We also expanded our working partnerships which now include political parties from Latin America and the Caribbean, Africa, and Europe. Late last year, we initiated a dialogue with the U.S. Republican and Democratic parties as well as former and incumbent U.S. senators and congressmen in hopes that someday we may establish a global alliance of political parties, thus giving political parties a stronger, broader and louder voice on issues and challenges confronting the global community.

In 2006, as our modest contribution in helping encourage direct talks between Seoul and Pyongyang, we transferred from Manila to Seoul the Secretariat of ICAPP, now headed by our able Secretary General, former South Korean Ambassador Park Ro-byug, in hopes that someday North Korea and South Korea can perhaps be connected by a loose Confederation, until at some point in the future they can become a united Republic, with alternating presidency.
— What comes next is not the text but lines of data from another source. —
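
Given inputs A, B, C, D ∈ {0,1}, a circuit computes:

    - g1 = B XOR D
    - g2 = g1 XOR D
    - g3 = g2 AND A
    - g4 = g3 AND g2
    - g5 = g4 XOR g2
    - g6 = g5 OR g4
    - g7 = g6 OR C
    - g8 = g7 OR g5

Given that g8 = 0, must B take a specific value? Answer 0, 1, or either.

0

g8 = g7 OR g5 must be 0, so both g7 = 0 and g5 = 0.
g7 = g6 OR C must be 0, so both g6 = 0 and C = 0.
Every assignment with g8 = 0 has B = 0; there are 4 such assignment(s).
  A=0, B=0, C=0, D=0
  A=0, B=0, C=0, D=1
  A=1, B=0, C=0, D=0
  A=1, B=0, C=0, D=1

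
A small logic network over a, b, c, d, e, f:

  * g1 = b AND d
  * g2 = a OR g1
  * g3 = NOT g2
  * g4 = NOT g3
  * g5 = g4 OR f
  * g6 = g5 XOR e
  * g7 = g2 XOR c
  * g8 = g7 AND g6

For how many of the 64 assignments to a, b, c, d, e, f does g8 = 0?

48

g8 = g7 AND g6 must be 0, so at least one of g7, g6 is 0.
Enumerating the 64 input combinations, 48 give g8 = 0 and 16 give g8 = 1.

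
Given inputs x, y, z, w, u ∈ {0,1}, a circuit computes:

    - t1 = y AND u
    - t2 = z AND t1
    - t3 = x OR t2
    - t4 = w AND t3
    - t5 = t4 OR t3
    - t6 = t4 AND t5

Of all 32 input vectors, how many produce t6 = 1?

9

t6 = t4 AND t5 must be 1, so both t4 = 1 and t5 = 1.
t4 = w AND t3 must be 1, so both w = 1 and t3 = 1.
t5 = t4 OR t3 must be 1, so at least one of t4, t3 is 1.
Enumerating the 32 input combinations, 9 give t6 = 1 and 23 give t6 = 0.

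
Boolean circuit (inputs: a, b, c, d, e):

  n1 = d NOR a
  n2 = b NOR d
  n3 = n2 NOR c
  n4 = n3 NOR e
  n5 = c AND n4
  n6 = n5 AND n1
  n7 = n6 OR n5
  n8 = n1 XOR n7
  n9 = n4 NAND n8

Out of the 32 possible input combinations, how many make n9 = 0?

n9 = n4 NAND n8 must be 0, so both n4 = 1 and n8 = 1.
n4 = n3 NOR e must be 1, so both n3 = 0 and e = 0.
Enumerating the 32 input combinations, 7 give n9 = 0 and 25 give n9 = 1.

7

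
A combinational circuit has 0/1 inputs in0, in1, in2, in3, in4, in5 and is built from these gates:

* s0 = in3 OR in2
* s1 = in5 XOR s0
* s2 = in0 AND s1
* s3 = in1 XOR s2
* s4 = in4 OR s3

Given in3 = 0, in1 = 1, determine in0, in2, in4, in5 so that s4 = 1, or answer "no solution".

in0=0, in2=1, in4=1, in5=0

Check with in3 = 0, in1 = 1 and in0=0, in2=1, in4=1, in5=0:
s0 = in3 OR in2 = 0 OR 1 = 1
s1 = in5 XOR s0 = 0 XOR 1 = 1
s2 = in0 AND s1 = 0 AND 1 = 0
s3 = in1 XOR s2 = 1 XOR 0 = 1
s4 = in4 OR s3 = 1 OR 1 = 1
So s4 = 1.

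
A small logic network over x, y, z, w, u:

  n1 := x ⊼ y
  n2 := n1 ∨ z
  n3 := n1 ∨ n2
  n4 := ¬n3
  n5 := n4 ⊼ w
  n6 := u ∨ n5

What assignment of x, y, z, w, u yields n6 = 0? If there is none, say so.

x=1, y=1, z=0, w=1, u=0

n6 = u ∨ n5 must be 0, so both u = 0 and n5 = 0.
Check with x=1, y=1, z=0, w=1, u=0:
n1 = x ⊼ y = 1 ⊼ 1 = 0
n2 = n1 ∨ z = 0 ∨ 0 = 0
n3 = n1 ∨ n2 = 0 ∨ 0 = 0
n4 = ¬n3 = ¬0 = 1
n5 = n4 ⊼ w = 1 ⊼ 1 = 0
n6 = u ∨ n5 = 0 ∨ 0 = 0
So n6 = 0 as required.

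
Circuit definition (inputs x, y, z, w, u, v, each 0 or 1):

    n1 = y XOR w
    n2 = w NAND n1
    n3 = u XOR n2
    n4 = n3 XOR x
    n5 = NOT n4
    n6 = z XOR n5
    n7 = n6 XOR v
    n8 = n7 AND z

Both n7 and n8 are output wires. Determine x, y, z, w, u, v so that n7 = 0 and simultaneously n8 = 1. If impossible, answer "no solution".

Across all 64 input combinations, none give both n7 = 0 and n8 = 1.

no solution exists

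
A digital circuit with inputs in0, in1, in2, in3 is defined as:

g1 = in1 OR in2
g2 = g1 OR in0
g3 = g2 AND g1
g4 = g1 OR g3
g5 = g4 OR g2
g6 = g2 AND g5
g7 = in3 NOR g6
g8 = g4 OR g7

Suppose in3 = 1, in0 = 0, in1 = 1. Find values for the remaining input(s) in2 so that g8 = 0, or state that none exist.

With in3 = 1, in0 = 0, in1 = 1 fixed, none of the 2 settings of in2 give g8 = 0.
For example, with in2=1:
g1 = in1 OR in2 = 1 OR 1 = 1
g2 = g1 OR in0 = 1 OR 0 = 1
g3 = g2 AND g1 = 1 AND 1 = 1
g4 = g1 OR g3 = 1 OR 1 = 1
g5 = g4 OR g2 = 1 OR 1 = 1
g6 = g2 AND g5 = 1 AND 1 = 1
g7 = in3 NOR g6 = 1 NOR 1 = 0
g8 = g4 OR g7 = 1 OR 0 = 1
giving g8 = 1 ≠ 0.

no solution exists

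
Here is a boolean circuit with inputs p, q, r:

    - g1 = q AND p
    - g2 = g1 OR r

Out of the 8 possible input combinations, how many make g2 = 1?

5

g2 = g1 OR r must be 1, so at least one of g1, r is 1.
Satisfying assignments:
  p=0, q=0, r=1
  p=0, q=1, r=1
  p=1, q=0, r=1
  p=1, q=1, r=0
  p=1, q=1, r=1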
It is a difficult but not an impossible dream because the two Vietnams and the two Germanys eventually reunited after many years of division and conflict.

Much earlier, as our humble contribution to peace efforts in the Korean peninsula, we presented some proposals, among which are the following: (1) Develop inter-Korea commercial flights, highways, and a common railway system for the two Koreas from Pusan at the end of the Korean South facing Japan to North Korea’s Yalu border with China, which, it is hoped, will interlink with the Trans-Siberian Railways to Russia and to Europe;

(2) Develop and industrialize the North Korean economy and agriculture, expand the education system, and immediately open the region to active tourism;

  (3) Develop close political and economic relations between North and South and with China, Japan, the U.S., Russia, and ASEAN and work with the U.N. system and the global community, and for North Korea to join ASEAN Plus 3 (Japan, China, South Korea) to become ASEAN Plus 4.

We in Asia and the global community commend and must build on the historic direct talks between U.S. President Donald Trump and North Korean leader Kim Jong-un and between Kim Jong-un and South Korean President Moon Jae-in, which we hope will eventually lead to a roadmap to an eventual unification and a lasting peace in the Korean peninsula.